Los primeros caballos cayeron al suelo atravesados por la lluvia de flechas, y el maestre del Hospital no tuvo más remedio que interrumpir el ataque y ordenar el repliegue hacia la ciudad. La noche se llenó de canciones de victoria que provenían del campamento mameluco ubicado frente a la puerta de San Antonio y de lamentos entre los cristianos.
Aquella noche Jaime de Castelnou hacía guardia en la torre de San Lázaro. En el silencio de la madrugada había podido oír lejanos sonidos y el resplandor de las hogueras, por lo que despertó a todos los hombres a su cargo y ordenó que estuvieran prevenidos ante un posible ataque. Guillem de Perelló, que dormía en ese momento, se despertó y acudió ante su compañero.
—¿Qué ocurre?, ¿por qué has despertado a los hombres?
—He oído gritos procedentes del sector central, y de repente se han encendido varios fuegos.

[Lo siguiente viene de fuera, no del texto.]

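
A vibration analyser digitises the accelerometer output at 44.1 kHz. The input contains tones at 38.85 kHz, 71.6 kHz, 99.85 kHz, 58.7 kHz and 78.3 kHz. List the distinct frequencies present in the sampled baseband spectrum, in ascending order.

fs/2 = 22.05 kHz.
38.85 kHz > fs/2 = 22.05 kHz, folds to fs − 38.85 kHz = 5.25 kHz.
71.6 kHz mod fs = 27.5 kHz.
27.5 kHz > fs/2 = 22.05 kHz, folds to fs − 27.5 kHz = 16.6 kHz.
99.85 kHz mod fs = 11.65 kHz.
11.65 kHz ≤ fs/2 = 22.05 kHz, appears at 11.65 kHz.
58.7 kHz mod fs = 14.6 kHz.
14.6 kHz ≤ fs/2 = 22.05 kHz, appears at 14.6 kHz.
78.3 kHz mod fs = 34.2 kHz.
34.2 kHz > fs/2 = 22.05 kHz, folds to fs − 34.2 kHz = 9.9 kHz.
Distinct values: {5.25 kHz, 9.9 kHz, 11.65 kHz, 14.6 kHz, 16.6 kHz}.

5.25 kHz, 9.9 kHz, 11.65 kHz, 14.6 kHz, 16.6 kHz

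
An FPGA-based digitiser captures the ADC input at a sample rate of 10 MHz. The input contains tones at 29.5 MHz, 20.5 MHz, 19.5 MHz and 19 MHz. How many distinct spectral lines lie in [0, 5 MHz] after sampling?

2

fs/2 = 5 MHz.
29.5 MHz mod fs = 9.5 MHz.
9.5 MHz > fs/2 = 5 MHz, folds to fs − 9.5 MHz = 0.5 MHz.
20.5 MHz mod fs = 0.5 MHz.
0.5 MHz ≤ fs/2 = 5 MHz, appears at 0.5 MHz.
19.5 MHz mod fs = 9.5 MHz.
9.5 MHz > fs/2 = 5 MHz, folds to fs − 9.5 MHz = 0.5 MHz.
19 MHz mod fs = 9 MHz.
9 MHz > fs/2 = 5 MHz, folds to fs − 9 MHz = 1 MHz.
Distinct values: {0.5 MHz, 1 MHz} → 2.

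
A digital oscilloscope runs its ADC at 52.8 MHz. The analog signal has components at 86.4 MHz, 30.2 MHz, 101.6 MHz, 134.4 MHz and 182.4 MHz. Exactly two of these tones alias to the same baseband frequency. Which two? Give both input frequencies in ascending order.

fs/2 = 26.4 MHz.
86.4 MHz mod fs = 33.6 MHz.
33.6 MHz > fs/2 = 26.4 MHz, folds to fs − 33.6 MHz = 19.2 MHz.
30.2 MHz > fs/2 = 26.4 MHz, folds to fs − 30.2 MHz = 22.6 MHz.
101.6 MHz mod fs = 48.8 MHz.
48.8 MHz > fs/2 = 26.4 MHz, folds to fs − 48.8 MHz = 4 MHz.
134.4 MHz mod fs = 28.8 MHz.
28.8 MHz > fs/2 = 26.4 MHz, folds to fs − 28.8 MHz = 24 MHz.
182.4 MHz mod fs = 24 MHz.
24 MHz ≤ fs/2 = 26.4 MHz, appears at 24 MHz.
134.4 MHz and 182.4 MHz both map to 24 MHz.

134.4 MHz, 182.4 MHz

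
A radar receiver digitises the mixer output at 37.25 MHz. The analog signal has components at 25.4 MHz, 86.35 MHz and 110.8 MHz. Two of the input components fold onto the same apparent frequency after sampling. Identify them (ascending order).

25.4 MHz, 86.35 MHz

fs/2 = 18.625 MHz.
25.4 MHz > fs/2 = 18.625 MHz, folds to fs − 25.4 MHz = 11.85 MHz.
86.35 MHz mod fs = 11.85 MHz.
11.85 MHz ≤ fs/2 = 18.625 MHz, appears at 11.85 MHz.
110.8 MHz mod fs = 36.3 MHz.
36.3 MHz > fs/2 = 18.625 MHz, folds to fs − 36.3 MHz = 0.95 MHz.
25.4 MHz and 86.35 MHz both map to 11.85 MHz.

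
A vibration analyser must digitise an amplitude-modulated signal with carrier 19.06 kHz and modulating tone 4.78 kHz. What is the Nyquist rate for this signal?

47.68 kHz

AM sidebands sit at fc ± fm = 14.28 kHz and 23.84 kHz.
Highest-frequency component: 23.84 kHz.
Nyquist rate = 2 × 23.84 kHz = 47.68 kHz.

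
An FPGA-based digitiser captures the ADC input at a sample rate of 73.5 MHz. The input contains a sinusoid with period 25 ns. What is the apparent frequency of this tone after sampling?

33.5 MHz

T = 25 ns → f = 1/T = 40 MHz.
40 MHz > fs/2 = 36.75 MHz, folds to fs − 40 MHz = 33.5 MHz.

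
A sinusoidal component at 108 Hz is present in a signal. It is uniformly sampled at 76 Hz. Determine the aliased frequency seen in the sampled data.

32 Hz

108 Hz mod fs = 32 Hz.
32 Hz ≤ fs/2 = 38 Hz, appears at 32 Hz.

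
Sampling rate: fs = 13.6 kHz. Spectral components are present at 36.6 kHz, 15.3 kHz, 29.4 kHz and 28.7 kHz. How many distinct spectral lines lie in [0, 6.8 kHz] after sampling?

fs/2 = 6.8 kHz.
36.6 kHz mod fs = 9.4 kHz.
9.4 kHz > fs/2 = 6.8 kHz, folds to fs − 9.4 kHz = 4.2 kHz.
15.3 kHz mod fs = 1.7 kHz.
1.7 kHz ≤ fs/2 = 6.8 kHz, appears at 1.7 kHz.
29.4 kHz mod fs = 2.2 kHz.
2.2 kHz ≤ fs/2 = 6.8 kHz, appears at 2.2 kHz.
28.7 kHz mod fs = 1.5 kHz.
1.5 kHz ≤ fs/2 = 6.8 kHz, appears at 1.5 kHz.
Distinct values: {1.5 kHz, 1.7 kHz, 2.2 kHz, 4.2 kHz} → 4.

4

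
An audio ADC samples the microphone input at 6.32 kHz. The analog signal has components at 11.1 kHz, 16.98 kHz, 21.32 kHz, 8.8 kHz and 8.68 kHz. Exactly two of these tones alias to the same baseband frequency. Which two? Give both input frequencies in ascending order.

8.68 kHz, 21.32 kHz

fs/2 = 3.16 kHz.
11.1 kHz mod fs = 4.78 kHz.
4.78 kHz > fs/2 = 3.16 kHz, folds to fs − 4.78 kHz = 1.54 kHz.
16.98 kHz mod fs = 4.34 kHz.
4.34 kHz > fs/2 = 3.16 kHz, folds to fs − 4.34 kHz = 1.98 kHz.
21.32 kHz mod fs = 2.36 kHz.
2.36 kHz ≤ fs/2 = 3.16 kHz, appears at 2.36 kHz.
8.8 kHz mod fs = 2.48 kHz.
2.48 kHz ≤ fs/2 = 3.16 kHz, appears at 2.48 kHz.
8.68 kHz mod fs = 2.36 kHz.
2.36 kHz ≤ fs/2 = 3.16 kHz, appears at 2.36 kHz.
8.68 kHz and 21.32 kHz both map to 2.36 kHz.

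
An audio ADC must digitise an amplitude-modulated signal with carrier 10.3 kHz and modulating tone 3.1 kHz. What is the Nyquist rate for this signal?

26.8 kHz

AM sidebands sit at fc ± fm = 7.2 kHz and 13.4 kHz.
Highest-frequency component: 13.4 kHz.
Nyquist rate = 2 × 13.4 kHz = 26.8 kHz.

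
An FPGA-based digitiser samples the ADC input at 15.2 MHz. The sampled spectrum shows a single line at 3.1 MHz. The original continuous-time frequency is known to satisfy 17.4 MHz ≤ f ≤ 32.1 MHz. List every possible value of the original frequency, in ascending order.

Frequencies that alias to 3.1 MHz are k·fs ± 3.1 MHz for integer k ≥ 0.
k=0: 3.1 MHz.
k=1: 12.1 MHz, 18.3 MHz.
k=2: 27.3 MHz, 33.5 MHz.
k=3: 42.5 MHz, 48.7 MHz.
Within [17.4 MHz, 32.1 MHz]: 18.3 MHz, 27.3 MHz.

18.3 MHz, 27.3 MHz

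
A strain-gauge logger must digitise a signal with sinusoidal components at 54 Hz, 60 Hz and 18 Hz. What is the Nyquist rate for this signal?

120 Hz

Highest-frequency component: 60 Hz.
Nyquist rate = 2 × 60 Hz = 120 Hz.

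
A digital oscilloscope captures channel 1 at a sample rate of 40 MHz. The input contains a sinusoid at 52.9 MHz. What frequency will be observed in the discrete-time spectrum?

52.9 MHz mod fs = 12.9 MHz.
12.9 MHz ≤ fs/2 = 20 MHz, appears at 12.9 MHz.

12.9 MHz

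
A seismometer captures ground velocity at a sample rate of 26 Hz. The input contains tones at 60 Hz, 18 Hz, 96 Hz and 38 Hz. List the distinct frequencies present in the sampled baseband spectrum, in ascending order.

fs/2 = 13 Hz.
60 Hz mod fs = 8 Hz.
8 Hz ≤ fs/2 = 13 Hz, appears at 8 Hz.
18 Hz > fs/2 = 13 Hz, folds to fs − 18 Hz = 8 Hz.
96 Hz mod fs = 18 Hz.
18 Hz > fs/2 = 13 Hz, folds to fs − 18 Hz = 8 Hz.
38 Hz mod fs = 12 Hz.
12 Hz ≤ fs/2 = 13 Hz, appears at 12 Hz.
Distinct values: {8 Hz, 12 Hz}.

8 Hz, 12 Hz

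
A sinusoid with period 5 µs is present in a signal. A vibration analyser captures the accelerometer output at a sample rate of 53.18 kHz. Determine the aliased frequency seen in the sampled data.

12.72 kHz

T = 5 µs → f = 1/T = 200 kHz.
200 kHz mod fs = 40.46 kHz.
40.46 kHz > fs/2 = 26.59 kHz, folds to fs − 40.46 kHz = 12.72 kHz.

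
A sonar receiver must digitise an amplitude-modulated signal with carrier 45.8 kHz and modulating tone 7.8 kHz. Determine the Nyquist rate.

107.2 kHz

AM sidebands sit at fc ± fm = 38 kHz and 53.6 kHz.
Highest-frequency component: 53.6 kHz.
Nyquist rate = 2 × 53.6 kHz = 107.2 kHz.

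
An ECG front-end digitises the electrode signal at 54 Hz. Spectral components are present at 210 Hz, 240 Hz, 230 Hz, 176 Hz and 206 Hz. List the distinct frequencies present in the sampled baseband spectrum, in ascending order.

fs/2 = 27 Hz.
210 Hz mod fs = 48 Hz.
48 Hz > fs/2 = 27 Hz, folds to fs − 48 Hz = 6 Hz.
240 Hz mod fs = 24 Hz.
24 Hz ≤ fs/2 = 27 Hz, appears at 24 Hz.
230 Hz mod fs = 14 Hz.
14 Hz ≤ fs/2 = 27 Hz, appears at 14 Hz.
176 Hz mod fs = 14 Hz.
14 Hz ≤ fs/2 = 27 Hz, appears at 14 Hz.
206 Hz mod fs = 44 Hz.
44 Hz > fs/2 = 27 Hz, folds to fs − 44 Hz = 10 Hz.
Distinct values: {6 Hz, 10 Hz, 14 Hz, 24 Hz}.

6 Hz, 10 Hz, 14 Hz, 24 Hz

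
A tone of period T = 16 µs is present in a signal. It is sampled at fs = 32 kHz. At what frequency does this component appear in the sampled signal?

1.5 kHz

T = 16 µs → f = 1/T = 62.5 kHz.
62.5 kHz mod fs = 30.5 kHz.
30.5 kHz > fs/2 = 16 kHz, folds to fs − 30.5 kHz = 1.5 kHz.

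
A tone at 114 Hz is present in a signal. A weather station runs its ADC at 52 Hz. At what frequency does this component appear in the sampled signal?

114 Hz mod fs = 10 Hz.
10 Hz ≤ fs/2 = 26 Hz, appears at 10 Hz.

10 Hz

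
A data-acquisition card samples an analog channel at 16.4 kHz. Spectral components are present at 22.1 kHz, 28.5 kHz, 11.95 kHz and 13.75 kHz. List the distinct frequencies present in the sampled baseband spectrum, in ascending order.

fs/2 = 8.2 kHz.
22.1 kHz mod fs = 5.7 kHz.
5.7 kHz ≤ fs/2 = 8.2 kHz, appears at 5.7 kHz.
28.5 kHz mod fs = 12.1 kHz.
12.1 kHz > fs/2 = 8.2 kHz, folds to fs − 12.1 kHz = 4.3 kHz.
11.95 kHz > fs/2 = 8.2 kHz, folds to fs − 11.95 kHz = 4.45 kHz.
13.75 kHz > fs/2 = 8.2 kHz, folds to fs − 13.75 kHz = 2.65 kHz.
Distinct values: {2.65 kHz, 4.3 kHz, 4.45 kHz, 5.7 kHz}.

2.65 kHz, 4.3 kHz, 4.45 kHz, 5.7 kHz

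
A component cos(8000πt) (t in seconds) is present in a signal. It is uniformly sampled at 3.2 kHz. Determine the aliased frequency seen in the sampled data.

0.8 kHz

ω = 8000π rad/s → f = ω/(2π) = 4000 Hz = 4 kHz.
4 kHz mod fs = 0.8 kHz.
0.8 kHz ≤ fs/2 = 1.6 kHz, appears at 0.8 kHz.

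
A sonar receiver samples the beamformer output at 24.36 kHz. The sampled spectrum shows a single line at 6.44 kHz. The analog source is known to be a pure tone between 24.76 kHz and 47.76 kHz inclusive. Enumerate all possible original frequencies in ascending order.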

Jaime señaló hacia el sureste, donde por encima de los muros todavía podían atisbarse los resplandores de las fogatas. Guillem miró al frente y vio que en esa zona el campamento mameluco estaba tranquilo.
Pasaron toda la noche en vela, aguardando un ataque inminente que no se produjo. Al amanecer, las catapultas volvieron a lanzar sus proyectiles sobre los muros. Fue entonces cuando se enteraron de lo ocurrido la noche anterior.
—¿Para qué lo han hecho? —demandó Jaime.
—Para demostrar que saben hacer las cosas mejor que nosotros, o para ofrecer una prueba de su valor. Desde que se fundaron hace casi dos siglos, nuestras respectivas órdenes han sido rivales. Templarios y hospitalarios jamás hemos congeniado, y en ocasiones incluso hemos peleado entre nosotros. A pesar de que nuestra regla nos ordena que acudamos a reunimos bajo el estandarte del Hospital en caso de que el nuestro sea abatido, la verdad es que nunca hemos congeniado. Hemos competido por ser los primeros en la defensa de los Santos Lugares y ésa ha sido una de las causas de nuestra enemistad. Desde el principio ambas órdenes se vieron como rivales y no como aliadas. En el campo de batalla contra los sarracenos siempre peleamos al margen de las necesidades del combate, cada una por su lado, y así es como hemos perdido eficacia.
»En Roma ya se han oído algunas voces que piden la fusión del Temple y el Hospital en una única y gran orden, pero creo que esa idea jamás se llevará a cabo; son demasiados años de diferencias, de enfrentamientos y de recelos mutuos.
Guillem de Perelló trataba de explicar a Jaime la causa por la cual los hospitalarios se habían lanzado la noche anterior a un ataque suicida.
—¿Crees que esa fusión sería beneficiosa? —le preguntó Jaime.
—¿Para quién?
—Para la Iglesia, para la cristiandad, claro.
—No soy quien para opinar de eso. Yo soy, como tú, un templario que me limito a cumplir cuanto me ordenan mis superiores, y a observar la regla que he prometido seguir.
Jaime asintió y se limitó a contemplar los ojos de su compañero. Guillem era un templario ejemplar; seguía a rajatabla las órdenes de sus superiores, la regla del Temple era su norma de conducta siempre y jamás había cometido una falta contra la disciplina de la Orden. Su expediente estaba completamente limpio, y ni una sola vez había sido reprendido, ni siquiera levemente, por sus palabras, su conducta o sus actos.